Die Sonne faucht und bombardiert unseren Planeten mit elektrisch geladenen Teilchen. Bereits seit den Morgenstunden prallen diese gegen das Magnetfeld der Erde.
"Ein geomagnetischer Sturm der Stärke G3 (stark) ist im Gange", warnte das US-Weltraumwetterzentrum der NOAA Donnerstagfrüh europäischer Zeit.
Der Schwellenwert sei aufgrund anhaltender Einflüsse koronaler Massenauswürfe (CME) der Sonne überschritten worden.

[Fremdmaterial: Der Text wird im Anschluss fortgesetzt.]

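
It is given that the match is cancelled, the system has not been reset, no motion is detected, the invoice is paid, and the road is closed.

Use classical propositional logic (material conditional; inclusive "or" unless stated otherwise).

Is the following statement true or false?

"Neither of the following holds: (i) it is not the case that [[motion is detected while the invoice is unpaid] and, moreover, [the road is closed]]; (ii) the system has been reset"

Let R = "motion is detected" (False), S = "the invoice is paid" (True), U = "the road is closed" (True), Q = "the system has been reset" (False).
This is not ((R and not S) and U) nor Q.

not S = not True = False
R and not S = False and False = False
(R and not S) and U = False and True = False
not ((R and not S) and U) = not False = True
not ((R and not S) and U) nor Q = True nor False = False

False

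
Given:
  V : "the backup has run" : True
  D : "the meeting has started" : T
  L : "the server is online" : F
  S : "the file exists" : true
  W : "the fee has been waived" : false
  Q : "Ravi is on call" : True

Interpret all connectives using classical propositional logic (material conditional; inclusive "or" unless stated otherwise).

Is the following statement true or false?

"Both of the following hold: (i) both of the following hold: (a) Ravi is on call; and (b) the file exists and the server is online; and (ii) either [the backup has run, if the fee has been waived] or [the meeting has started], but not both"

In symbols: (Q & (S & L)) & ((W -> V) xor D)

S & L = T & F = F
Q & (S & L) = T & F = F
W -> V = F -> T = T
(W -> V) xor D = T xor T = F
(Q & (S & L)) & ((W -> V) xor D) = F & F = F

The statement is false.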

Der aktuelle Sonnensturm dauerte demnach bis etwa Mittag an.
Der nächste Sonnensturm ist aber schon im Anrauschen. Am Freitag dürfte die Magnetosphäre der Erde wieder kräftig durchgeschüttelt werden. Bereits ab Mitternacht europäischer Zeit kann es losgehen.

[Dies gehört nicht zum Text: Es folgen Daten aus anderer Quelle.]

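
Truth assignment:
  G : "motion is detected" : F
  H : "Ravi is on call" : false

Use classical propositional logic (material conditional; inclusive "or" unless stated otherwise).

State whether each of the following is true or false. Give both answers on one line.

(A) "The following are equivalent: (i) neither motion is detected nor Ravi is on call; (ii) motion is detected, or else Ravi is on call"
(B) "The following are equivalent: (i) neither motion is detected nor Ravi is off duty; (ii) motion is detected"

(A) F, (B) T

(A): Parsed as (G nor H) iff (G or H)

G nor H = False nor False = True
G or H = False or False = False
(G nor H) iff (G or H) = True iff False = False
Thus (A) is false.

(B): This is (G nor not H) iff G.

not H = not False = True
G nor not H = False nor True = False
(G nor not H) iff G = False iff False = True
Hence (B) is true.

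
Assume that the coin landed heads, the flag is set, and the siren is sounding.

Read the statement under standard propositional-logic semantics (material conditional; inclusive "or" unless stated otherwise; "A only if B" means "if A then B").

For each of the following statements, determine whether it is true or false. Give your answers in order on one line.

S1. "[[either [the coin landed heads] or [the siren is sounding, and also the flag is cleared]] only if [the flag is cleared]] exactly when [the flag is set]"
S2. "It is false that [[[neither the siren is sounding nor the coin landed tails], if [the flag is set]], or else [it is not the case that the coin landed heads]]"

S1 false; S2 true

Let W = "the coin landed heads" (T), L = "the siren is sounding" (T), V = "the flag is set" (T).

S1: Parsed as ((W | (L & ~V)) -> ~V) <-> V

~V = ~T = F
L & ~V = T & F = F
W | (L & ~V) = T | F = T
~V = ~T = F
(W | (L & ~V)) -> ~V = T -> F = F
((W | (L & ~V)) -> ~V) <-> V = F <-> T = F
Hence S1 is false.

S2: Formalization: ~((V -> (L nor ~W)) | ~W)

~W = ~T = F
L nor ~W = T nor F = F
V -> (L nor ~W) = T -> F = F
~W = ~T = F
(V -> (L nor ~W)) | ~W = F | F = F
~((V -> (L nor ~W)) | ~W) = ~F = T
Hence S2 is true.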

"Die normale Abfolge von Ereignissen bei einem CME-Einschlag auf der Erde ist das Eintreffen der Schockfront, gefolgt von der magnetischen Wolke. Das Eintreffen der CME-Schockfront kann zu sofortigen und plötzlichen verstärkten geomagnetischen Reaktionen führen", erläutert das Weltraumwetterzentrum.

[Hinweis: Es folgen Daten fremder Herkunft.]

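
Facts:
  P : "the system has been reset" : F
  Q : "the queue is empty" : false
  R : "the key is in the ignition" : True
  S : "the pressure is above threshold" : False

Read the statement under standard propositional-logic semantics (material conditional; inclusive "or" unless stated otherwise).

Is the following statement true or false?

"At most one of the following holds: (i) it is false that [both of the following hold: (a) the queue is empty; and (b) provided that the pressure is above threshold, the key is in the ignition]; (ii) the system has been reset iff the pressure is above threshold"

false

In symbols: not (Q and (S -> R)) nand (P iff S)

S -> R = False -> True = True
Q and (S -> R) = False and True = False
not (Q and (S -> R)) = not False = True
P iff S = False iff False = True
not (Q and (S -> R)) nand (P iff S) = True nand True = False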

Einige Zeit nach dem Durchgang der Schockfront trifft dann das starke Magnetfeld der CME ein. Dadurch kann die geomagnetische Aktivität dramatisch ansteigen. Je nach Ausrichtung des eingebetteten Magnetfeldes besteht die Möglichkeit eines starken geomagnetischen Sturms. Dessen Intensität lässt sich aber erst kurz vor dem Eintreffen abschätzen.
Die Erklärung liefern die Wissenschafter gleich mit: "Wir müssen warten, bis die CME das Sonnenwind-Observatorium am Lagrange-Punkt 1 (L1) erreicht, um tatsächlich zu erkennen, wie stark sie ist – dann werden wir endlich die tatsächliche Geschwindigkeit, Magnetstärke und Magnetfeldausrichtung kennen."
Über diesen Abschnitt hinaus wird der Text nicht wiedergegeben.